What if an Eligible Employee does not want to enroll?

  • Are they enrolled in another group health plan?
    • If yes, the waiver is considered valid.
    • The employee should complete the Coverage Declination section of the Enrollment Form for your records.
    • If no, the waiver is invalid and affects your compliance with the Employee Participation requirement.
    • At least 75% of eligible employees without valid waivers must enroll in Medical.
    • 100% of eligible employees without valid waivers must enroll in Dental/Vision.
    • Employees working 30 or more hours cannot waive Life or LTD.

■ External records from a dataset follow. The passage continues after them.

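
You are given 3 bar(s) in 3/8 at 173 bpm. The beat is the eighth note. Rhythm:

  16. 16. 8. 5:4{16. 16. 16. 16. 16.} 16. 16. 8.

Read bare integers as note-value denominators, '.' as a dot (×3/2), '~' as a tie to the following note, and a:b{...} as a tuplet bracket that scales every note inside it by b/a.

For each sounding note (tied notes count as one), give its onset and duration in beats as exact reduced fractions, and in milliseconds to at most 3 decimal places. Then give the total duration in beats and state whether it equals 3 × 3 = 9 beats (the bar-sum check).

1) 0.0ms=0b +260.116ms=3/4b
2) 260.116ms=3/4b +260.116ms=3/4b
3) 520.231ms=3/2b +520.231ms=3/2b
4) 1040.462ms=3b +208.092ms=3/5b
5) 1248.555ms=18/5b +208.092ms=3/5b
6) 1456.647ms=21/5b +208.092ms=3/5b
7) 1664.74ms=24/5b +208.092ms=3/5b
8) 1872.832ms=27/5b +208.092ms=3/5b
9) 2080.925ms=6b +260.116ms=3/4b
10) 2341.04ms=27/4b +260.116ms=3/4b
11) 2601.156ms=15/2b +520.231ms=3/2b
Σ=9b of 9 (173bpm 3/8) — PASS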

Who is an Eligible Dependent?

  • Spouse: the plan participant’s spouse under a legally valid marriage.
  • Domestic partner: the plan participant’s domestic partner under a legally registered and valid domestic partnership.
  • Child: the plan participant’s, spouse’s or domestic partner’s natural child, stepchild, or legally adopted child.
    • Children are eligible up to the age of 26. Coverage ends on the first of the month following their 26th birthday.
    • Disabled children of eligible employees who, with appropriate medical certification, are eligible for coverage up to any age, only if they were originally enrolled before turning 26.

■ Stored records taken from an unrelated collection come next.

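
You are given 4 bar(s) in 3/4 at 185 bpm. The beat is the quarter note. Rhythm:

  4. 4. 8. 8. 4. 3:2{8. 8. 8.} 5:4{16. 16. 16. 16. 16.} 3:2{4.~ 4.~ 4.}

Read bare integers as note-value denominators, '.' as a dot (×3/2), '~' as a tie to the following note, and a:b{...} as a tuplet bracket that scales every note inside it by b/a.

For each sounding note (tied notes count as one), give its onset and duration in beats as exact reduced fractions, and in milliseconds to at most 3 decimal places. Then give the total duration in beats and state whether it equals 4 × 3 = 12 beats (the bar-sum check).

1) 0.0ms=0b +486.486ms=3/2b
2) 486.486ms=3/2b +486.486ms=3/2b
3) 972.973ms=3b +243.243ms=3/4b
4) 1216.216ms=15/4b +243.243ms=3/4b
5) 1459.459ms=9/2b +486.486ms=3/2b
6) 1945.946ms=6b +162.162ms=1/2b
7) 2108.108ms=13/2b +162.162ms=1/2b
8) 2270.27ms=7b +162.162ms=1/2b
9) 2432.432ms=15/2b +97.297ms=3/10b
10) 2529.73ms=39/5b +97.297ms=3/10b
11) 2627.027ms=81/10b +97.297ms=3/10b
12) 2724.324ms=42/5b +97.297ms=3/10b
13) 2821.622ms=87/10b +97.297ms=3/10b
14) 2918.919ms=9b +972.973ms=3b
Σ=12b of 12 (185bpm 3/4) — PASS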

What forms need to be completed?

  • Form B1: Subscriber Change Request Form

When do the forms need to be submitted to Banyan Administrators?

  • The Subscriber Change Request Form must be submitted to Banyan Administrators within 31 days of the Qualifying Event. Qualifying Events include marriage, divorce, birth, adoption, loss of other coverage, etc.

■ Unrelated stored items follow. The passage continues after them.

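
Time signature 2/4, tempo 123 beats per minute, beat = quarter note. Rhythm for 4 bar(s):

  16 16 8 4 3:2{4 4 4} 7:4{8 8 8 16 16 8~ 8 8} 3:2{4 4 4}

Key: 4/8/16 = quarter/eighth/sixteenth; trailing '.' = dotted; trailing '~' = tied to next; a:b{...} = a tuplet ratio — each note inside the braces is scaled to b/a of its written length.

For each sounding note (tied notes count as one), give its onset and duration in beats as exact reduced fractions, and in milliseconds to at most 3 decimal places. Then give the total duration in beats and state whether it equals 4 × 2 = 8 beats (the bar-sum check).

1) 0.0ms=0b +121.951ms=1/4b
2) 121.951ms=1/4b +121.951ms=1/4b
3) 243.902ms=1/2b +243.902ms=1/2b
4) 487.805ms=1b +487.805ms=1b
5) 975.61ms=2b +325.203ms=2/3b
6) 1300.813ms=8/3b +325.203ms=2/3b
7) 1626.016ms=10/3b +325.203ms=2/3b
8) 1951.22ms=4b +139.373ms=2/7b
9) 2090.592ms=30/7b +139.373ms=2/7b
10) 2229.965ms=32/7b +139.373ms=2/7b
11) 2369.338ms=34/7b +69.686ms=1/7b
12) 2439.024ms=5b +69.686ms=1/7b
13) 2508.711ms=36/7b +278.746ms=4/7b
14) 2787.456ms=40/7b +139.373ms=2/7b
15) 2926.829ms=6b +325.203ms=2/3b
16) 3252.033ms=20/3b +325.203ms=2/3b
17) 3577.236ms=22/3b +325.203ms=2/3b
Σ=8b of 8 (123bpm 2/4) — PASS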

When is their coverage effective date? 

  • Coverage will become effective on the first of the month following the qualifying event.
  • The one exception is the birth or adoption of a child. The coverage effective date will be the date of birth or adoption. If the date of birth is on or before the 15th, the rate change will be applied that month. If it is after the 15th, the rate change will be applied in the next coverage month.

How will the change be reflected on the premium invoice?

  • The coverage tier is listed above the premium amount. E for employee only, ES for employee and spouse, EC for employee and child, ECN for employee and children, and F for family.
  • Please note that invoices are generated a month before the due date. If a change form is submitted after the invoice is generated, the change will be reflected on the following invoice. For example, a change that is submitted on July 2nd will be reflected on the September invoice.